When my family plucked itself up from the Nebraska soil and migrated east to the suburban cement, the distance between me and my grandfather might as well have been from here to the moon. Holiday and summer visits, whether 10 hours in a stuffy car or 14 hours on the click-clacking Zephyr, were much too far apart. A child can’t possibly wait a whole year to see again that tall figure, measured gait, broad grin, and leathery hands, all carefully sheltered from the glaring sun by a hat that set my grandfather apart from all other grandfathers in my suburban desert. Cowboy. Farmer. Man of the land. That he was. I was proud he was mine.
In the 1940s, while my grandfather was working the land (to feed the people), his brother – a United States Lieutenant Colonel – was stationed in Europe (to free the people). I knew this brother, my great-uncle, but not well. He looked like my grandfather. Smiled like him. Spoke like him. Strangers could have pegged them for brothers with nothing more than a passing glance.
A long while ago, I was back at the farm for my grandfather’s funeral … the man I’d always lived too far away from and missed too much. In search of a quiet, alone, crying place, I climbed the creaking stairs of a battered shed into the upper storage rafters that were empty but for some stacks of crumbling newspapers, piles of rotting rags, and a neatly bundled, carefully saved packet of handwritten letters. Real letters. From my great-uncle to his parents during World War II … people he was too far away from and missed too much.
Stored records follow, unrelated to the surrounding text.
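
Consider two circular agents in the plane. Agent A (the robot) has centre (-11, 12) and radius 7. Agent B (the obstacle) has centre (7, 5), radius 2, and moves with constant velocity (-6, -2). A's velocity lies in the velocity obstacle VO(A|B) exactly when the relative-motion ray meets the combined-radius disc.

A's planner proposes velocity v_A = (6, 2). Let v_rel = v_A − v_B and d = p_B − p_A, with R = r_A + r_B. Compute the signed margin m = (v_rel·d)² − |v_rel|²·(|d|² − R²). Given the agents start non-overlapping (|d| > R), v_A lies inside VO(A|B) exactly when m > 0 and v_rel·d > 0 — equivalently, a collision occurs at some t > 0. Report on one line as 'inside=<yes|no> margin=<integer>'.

d = (18, -7),  |d|² = 373;  R = 7+2 = 9,  c = 373−9² = 292
v_rel = (12, 4),  |v_rel|² = 160;  v_rel·d = (12)·(18) + (4)·(-7) = 188
160·t² − 376·t + 292 = 0  ⇒  m = 188² − 160·292 = -11376
m = -11376 < 0,  v_rel·d = 188 > 0  ⇒  outside

inside=no margin=-11376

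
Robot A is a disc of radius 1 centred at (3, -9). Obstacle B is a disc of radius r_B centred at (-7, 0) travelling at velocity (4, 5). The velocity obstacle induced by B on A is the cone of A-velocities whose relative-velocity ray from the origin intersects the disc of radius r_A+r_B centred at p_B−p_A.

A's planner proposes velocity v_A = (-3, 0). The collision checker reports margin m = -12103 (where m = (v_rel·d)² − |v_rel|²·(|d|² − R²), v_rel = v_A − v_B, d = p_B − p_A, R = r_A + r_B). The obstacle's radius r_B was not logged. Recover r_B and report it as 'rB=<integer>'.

m = -12103
d = (-10, 9);  v_rel = (-7, -5),  |v_rel|² = 74
v_rel×d = (-7)·(9) − (-5)·(-10) = -113
since m = R²·74 − (-113)²:  R² = (12769 + -12103) / 74 = 9
R = √9 = 3  ⇒  r_B = 3 − 1 = 2

rB=2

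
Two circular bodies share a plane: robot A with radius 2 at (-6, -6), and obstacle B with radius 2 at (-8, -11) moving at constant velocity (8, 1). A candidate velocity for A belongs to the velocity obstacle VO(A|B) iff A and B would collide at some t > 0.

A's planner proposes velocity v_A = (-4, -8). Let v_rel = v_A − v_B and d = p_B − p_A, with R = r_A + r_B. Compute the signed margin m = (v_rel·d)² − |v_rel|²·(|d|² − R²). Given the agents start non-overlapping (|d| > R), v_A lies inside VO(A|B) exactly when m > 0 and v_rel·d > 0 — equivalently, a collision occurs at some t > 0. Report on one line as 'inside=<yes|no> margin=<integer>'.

d = (-2, -5),  |d|² = 29;  R = 2+2 = 4,  c = 29−4² = 13
v_rel = (-12, -9),  |v_rel|² = 225;  v_rel·d = (-12)·(-2) + (-9)·(-5) = 69
225·t² − 138·t + 13 = 0  ⇒  m = 69² − 225·13 = 1836
m = 1836 > 0,  v_rel·d = 69 > 0  ⇒  inside

inside=yes margin=1836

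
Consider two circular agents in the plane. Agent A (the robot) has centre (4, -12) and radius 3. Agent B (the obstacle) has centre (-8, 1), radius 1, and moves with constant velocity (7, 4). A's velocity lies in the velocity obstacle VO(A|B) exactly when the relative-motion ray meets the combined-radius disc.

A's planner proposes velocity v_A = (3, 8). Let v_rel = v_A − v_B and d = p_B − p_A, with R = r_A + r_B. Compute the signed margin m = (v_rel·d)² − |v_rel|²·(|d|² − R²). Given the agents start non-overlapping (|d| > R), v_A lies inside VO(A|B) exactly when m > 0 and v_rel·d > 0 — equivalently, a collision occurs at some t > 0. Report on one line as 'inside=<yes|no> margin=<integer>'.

d = (-12, 13),  |d|² = 313;  R = 3+1 = 4,  c = 313−4² = 297
v_rel = (-4, 4),  |v_rel|² = 32;  v_rel·d = (-4)·(-12) + (4)·(13) = 100
32·t² − 200·t + 297 = 0  ⇒  m = 100² − 32·297 = 496
m = 496 > 0,  v_rel·d = 100 > 0  ⇒  inside

inside=yes margin=496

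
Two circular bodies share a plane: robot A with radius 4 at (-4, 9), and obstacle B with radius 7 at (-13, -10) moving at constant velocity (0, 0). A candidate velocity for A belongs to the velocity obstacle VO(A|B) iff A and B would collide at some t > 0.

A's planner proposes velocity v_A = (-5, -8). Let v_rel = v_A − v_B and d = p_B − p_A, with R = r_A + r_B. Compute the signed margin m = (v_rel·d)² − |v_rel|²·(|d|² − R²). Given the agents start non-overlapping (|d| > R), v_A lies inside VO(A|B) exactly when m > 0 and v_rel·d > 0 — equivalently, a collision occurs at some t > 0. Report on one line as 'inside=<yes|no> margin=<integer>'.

d = (-9, -19),  |d|² = 442;  R = 4+7 = 11,  c = 442−11² = 321
v_rel = (-5, -8),  |v_rel|² = 89;  v_rel·d = (-5)·(-9) + (-8)·(-19) = 197
89·t² − 394·t + 321 = 0  ⇒  m = 197² − 89·321 = 10240
m = 10240 > 0,  v_rel·d = 197 > 0  ⇒  inside

inside=yes margin=10240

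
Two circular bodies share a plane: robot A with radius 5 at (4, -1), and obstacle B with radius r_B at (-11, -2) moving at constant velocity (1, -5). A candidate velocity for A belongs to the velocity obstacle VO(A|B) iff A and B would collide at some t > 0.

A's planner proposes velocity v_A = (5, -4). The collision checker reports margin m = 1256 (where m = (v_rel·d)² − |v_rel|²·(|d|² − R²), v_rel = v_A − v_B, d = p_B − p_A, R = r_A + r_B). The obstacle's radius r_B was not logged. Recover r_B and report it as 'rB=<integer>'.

m = 1256
d = (-15, -1);  v_rel = (4, 1),  |v_rel|² = 17
v_rel×d = (4)·(-1) − (1)·(-15) = 11
since m = R²·17 − 11²:  R² = (121 + 1256) / 17 = 81
R = √81 = 9  ⇒  r_B = 9 − 5 = 4

rB=4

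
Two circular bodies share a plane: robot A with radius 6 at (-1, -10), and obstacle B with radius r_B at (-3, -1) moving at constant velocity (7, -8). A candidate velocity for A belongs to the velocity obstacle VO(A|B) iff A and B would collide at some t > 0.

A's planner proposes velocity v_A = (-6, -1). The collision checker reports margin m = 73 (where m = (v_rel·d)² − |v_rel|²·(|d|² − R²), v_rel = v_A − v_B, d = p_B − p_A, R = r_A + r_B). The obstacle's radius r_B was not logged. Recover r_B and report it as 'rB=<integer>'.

m = 73
d = (-2, 9);  v_rel = (-13, 7),  |v_rel|² = 218
v_rel×d = (-13)·(9) − (7)·(-2) = -103
since m = R²·218 − (-103)²:  R² = (10609 + 73) / 218 = 49
R = √49 = 7  ⇒  r_B = 7 − 6 = 1

rB=1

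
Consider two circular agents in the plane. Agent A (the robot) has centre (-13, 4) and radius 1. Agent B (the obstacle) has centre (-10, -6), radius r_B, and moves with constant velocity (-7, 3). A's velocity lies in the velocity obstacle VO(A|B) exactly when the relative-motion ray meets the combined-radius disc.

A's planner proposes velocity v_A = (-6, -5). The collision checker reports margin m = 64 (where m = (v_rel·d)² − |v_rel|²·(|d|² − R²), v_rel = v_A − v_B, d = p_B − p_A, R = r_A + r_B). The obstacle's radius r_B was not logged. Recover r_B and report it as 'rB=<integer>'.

m = 64
d = (3, -10);  v_rel = (1, -8),  |v_rel|² = 65
v_rel×d = (1)·(-10) − (-8)·(3) = 14
since m = R²·65 − 14²:  R² = (196 + 64) / 65 = 4
R = √4 = 2  ⇒  r_B = 2 − 1 = 1

rB=1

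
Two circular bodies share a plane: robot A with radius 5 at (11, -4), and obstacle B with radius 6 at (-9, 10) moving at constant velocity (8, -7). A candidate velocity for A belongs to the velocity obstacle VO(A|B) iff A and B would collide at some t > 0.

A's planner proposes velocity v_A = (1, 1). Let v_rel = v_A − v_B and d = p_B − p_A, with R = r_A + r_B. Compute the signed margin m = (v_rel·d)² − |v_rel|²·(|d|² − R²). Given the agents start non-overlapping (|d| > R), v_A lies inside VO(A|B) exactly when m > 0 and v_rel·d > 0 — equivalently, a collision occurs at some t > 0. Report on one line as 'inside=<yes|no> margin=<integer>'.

d = (-20, 14),  |d|² = 596;  R = 5+6 = 11,  c = 596−11² = 475
v_rel = (-7, 8),  |v_rel|² = 113;  v_rel·d = (-7)·(-20) + (8)·(14) = 252
113·t² − 504·t + 475 = 0  ⇒  m = 252² − 113·475 = 9829
m = 9829 > 0,  v_rel·d = 252 > 0  ⇒  inside

inside=yes margin=9829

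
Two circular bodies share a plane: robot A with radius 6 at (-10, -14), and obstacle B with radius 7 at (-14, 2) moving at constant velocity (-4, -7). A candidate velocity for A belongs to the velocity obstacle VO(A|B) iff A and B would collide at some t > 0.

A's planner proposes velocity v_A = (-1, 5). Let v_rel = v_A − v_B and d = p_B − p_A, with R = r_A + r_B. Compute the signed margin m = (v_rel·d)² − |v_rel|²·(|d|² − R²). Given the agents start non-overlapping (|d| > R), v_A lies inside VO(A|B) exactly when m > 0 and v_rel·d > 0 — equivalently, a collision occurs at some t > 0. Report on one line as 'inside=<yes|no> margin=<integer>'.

d = (-4, 16),  |d|² = 272;  R = 6+7 = 13,  c = 272−13² = 103
v_rel = (3, 12),  |v_rel|² = 153;  v_rel·d = (3)·(-4) + (12)·(16) = 180
153·t² − 360·t + 103 = 0  ⇒  m = 180² − 153·103 = 16641
m = 16641 > 0,  v_rel·d = 180 > 0  ⇒  inside

inside=yes margin=16641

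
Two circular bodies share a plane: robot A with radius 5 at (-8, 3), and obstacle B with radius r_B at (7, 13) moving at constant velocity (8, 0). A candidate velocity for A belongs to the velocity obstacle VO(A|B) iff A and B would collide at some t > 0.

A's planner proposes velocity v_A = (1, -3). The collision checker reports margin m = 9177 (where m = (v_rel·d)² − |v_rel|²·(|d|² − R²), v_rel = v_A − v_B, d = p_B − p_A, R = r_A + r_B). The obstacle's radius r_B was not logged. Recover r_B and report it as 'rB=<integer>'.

m = 9177
d = (15, 10);  v_rel = (-7, -3),  |v_rel|² = 58
v_rel×d = (-7)·(10) − (-3)·(15) = -25
since m = R²·58 − (-25)²:  R² = (625 + 9177) / 58 = 169
R = √169 = 13  ⇒  r_B = 13 − 5 = 8

rB=8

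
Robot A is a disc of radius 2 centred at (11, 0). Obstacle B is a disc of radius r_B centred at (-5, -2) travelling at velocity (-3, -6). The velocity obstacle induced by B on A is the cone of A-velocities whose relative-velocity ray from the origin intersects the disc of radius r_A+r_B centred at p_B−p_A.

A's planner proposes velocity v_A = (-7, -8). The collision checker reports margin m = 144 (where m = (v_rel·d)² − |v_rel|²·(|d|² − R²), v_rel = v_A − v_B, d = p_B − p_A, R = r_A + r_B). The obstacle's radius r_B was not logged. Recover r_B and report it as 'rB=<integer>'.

m = 144
d = (-16, -2);  v_rel = (-4, -2),  |v_rel|² = 20
v_rel×d = (-4)·(-2) − (-2)·(-16) = -24
since m = R²·20 − (-24)²:  R² = (576 + 144) / 20 = 36
R = √36 = 6  ⇒  r_B = 6 − 2 = 4

rB=4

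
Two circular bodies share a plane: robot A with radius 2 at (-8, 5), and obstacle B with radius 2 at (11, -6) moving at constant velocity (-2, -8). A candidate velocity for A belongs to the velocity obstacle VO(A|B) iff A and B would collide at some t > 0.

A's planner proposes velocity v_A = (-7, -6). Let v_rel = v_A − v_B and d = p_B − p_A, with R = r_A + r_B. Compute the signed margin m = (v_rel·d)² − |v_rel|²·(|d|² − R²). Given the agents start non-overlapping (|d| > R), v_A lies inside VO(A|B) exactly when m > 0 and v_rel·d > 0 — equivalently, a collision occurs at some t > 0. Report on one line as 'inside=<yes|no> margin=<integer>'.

d = (19, -11),  |d|² = 482;  R = 2+2 = 4,  c = 482−4² = 466
v_rel = (-5, 2),  |v_rel|² = 29;  v_rel·d = (-5)·(19) + (2)·(-11) = -117
29·t² + 234·t + 466 = 0  ⇒  m = (-117)² − 29·466 = 175
m = 175 > 0,  v_rel·d = -117 < 0  ⇒  outside

inside=no margin=175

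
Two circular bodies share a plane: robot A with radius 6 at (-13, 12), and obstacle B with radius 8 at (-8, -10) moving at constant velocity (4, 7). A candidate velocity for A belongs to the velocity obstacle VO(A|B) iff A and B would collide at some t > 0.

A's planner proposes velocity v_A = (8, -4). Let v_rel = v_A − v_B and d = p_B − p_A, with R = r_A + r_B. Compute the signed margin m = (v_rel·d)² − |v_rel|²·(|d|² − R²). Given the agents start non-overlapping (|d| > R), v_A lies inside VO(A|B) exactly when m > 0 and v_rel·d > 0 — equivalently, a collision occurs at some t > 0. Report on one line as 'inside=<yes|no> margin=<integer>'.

d = (5, -22),  |d|² = 509;  R = 6+8 = 14,  c = 509−14² = 313
v_rel = (4, -11),  |v_rel|² = 137;  v_rel·d = (4)·(5) + (-11)·(-22) = 262
137·t² − 524·t + 313 = 0  ⇒  m = 262² − 137·313 = 25763
m = 25763 > 0,  v_rel·d = 262 > 0  ⇒  inside

inside=yes margin=25763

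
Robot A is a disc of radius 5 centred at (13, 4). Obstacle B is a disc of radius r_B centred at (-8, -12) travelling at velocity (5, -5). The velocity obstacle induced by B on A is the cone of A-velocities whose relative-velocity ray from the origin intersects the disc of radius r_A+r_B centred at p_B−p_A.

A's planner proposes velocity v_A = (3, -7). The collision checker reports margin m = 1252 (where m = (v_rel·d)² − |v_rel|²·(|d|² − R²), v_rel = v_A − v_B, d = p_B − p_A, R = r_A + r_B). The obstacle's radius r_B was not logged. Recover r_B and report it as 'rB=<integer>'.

m = 1252
d = (-21, -16);  v_rel = (-2, -2),  |v_rel|² = 8
v_rel×d = (-2)·(-16) − (-2)·(-21) = -10
since m = R²·8 − (-10)²:  R² = (100 + 1252) / 8 = 169
R = √169 = 13  ⇒  r_B = 13 − 5 = 8

rB=8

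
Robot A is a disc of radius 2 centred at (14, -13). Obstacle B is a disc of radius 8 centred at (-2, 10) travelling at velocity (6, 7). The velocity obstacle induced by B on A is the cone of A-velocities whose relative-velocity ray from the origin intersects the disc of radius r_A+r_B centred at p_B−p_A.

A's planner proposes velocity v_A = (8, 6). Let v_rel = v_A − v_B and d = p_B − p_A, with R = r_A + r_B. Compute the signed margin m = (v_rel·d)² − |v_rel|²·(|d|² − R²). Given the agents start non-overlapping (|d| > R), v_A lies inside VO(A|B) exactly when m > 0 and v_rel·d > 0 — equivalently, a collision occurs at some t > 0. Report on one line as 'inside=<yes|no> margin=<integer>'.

d = (-16, 23),  |d|² = 785;  R = 2+8 = 10,  c = 785−10² = 685
v_rel = (2, -1),  |v_rel|² = 5;  v_rel·d = (2)·(-16) + (-1)·(23) = -55
5·t² + 110·t + 685 = 0  ⇒  m = (-55)² − 5·685 = -400
m = -400 < 0,  v_rel·d = -55 < 0  ⇒  outside

inside=no margin=-400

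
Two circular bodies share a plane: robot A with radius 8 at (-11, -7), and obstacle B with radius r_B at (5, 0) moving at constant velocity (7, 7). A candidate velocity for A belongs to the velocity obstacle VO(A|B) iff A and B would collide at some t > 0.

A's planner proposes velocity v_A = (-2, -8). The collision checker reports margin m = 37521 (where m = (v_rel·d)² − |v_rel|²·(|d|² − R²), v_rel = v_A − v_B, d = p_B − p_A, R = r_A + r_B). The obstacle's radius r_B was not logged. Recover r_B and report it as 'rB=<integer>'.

m = 37521
d = (16, 7);  v_rel = (-9, -15),  |v_rel|² = 306
v_rel×d = (-9)·(7) − (-15)·(16) = 177
since m = R²·306 − 177²:  R² = (31329 + 37521) / 306 = 225
R = √225 = 15  ⇒  r_B = 15 − 8 = 7

rB=7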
For the next two hours, while I cried for the grandfather I’d lost, I read those letters. All of them. Every word. And then I cried for this other man, who I’d never known well enough, who’d lived through hell on earth, and who’d been much too far away from the place he loved and the people he adored. I was sad for all he’d lost, all he’d seen, all he’d experienced, all he’d known. Sad that I’d never thought to thank him for what he’d done. Sad that I’d never realized my great-uncle was set apart from so many other great-uncles across the land. Soldier. Veteran. Defender of freedom. That he was. I am proud he was mine.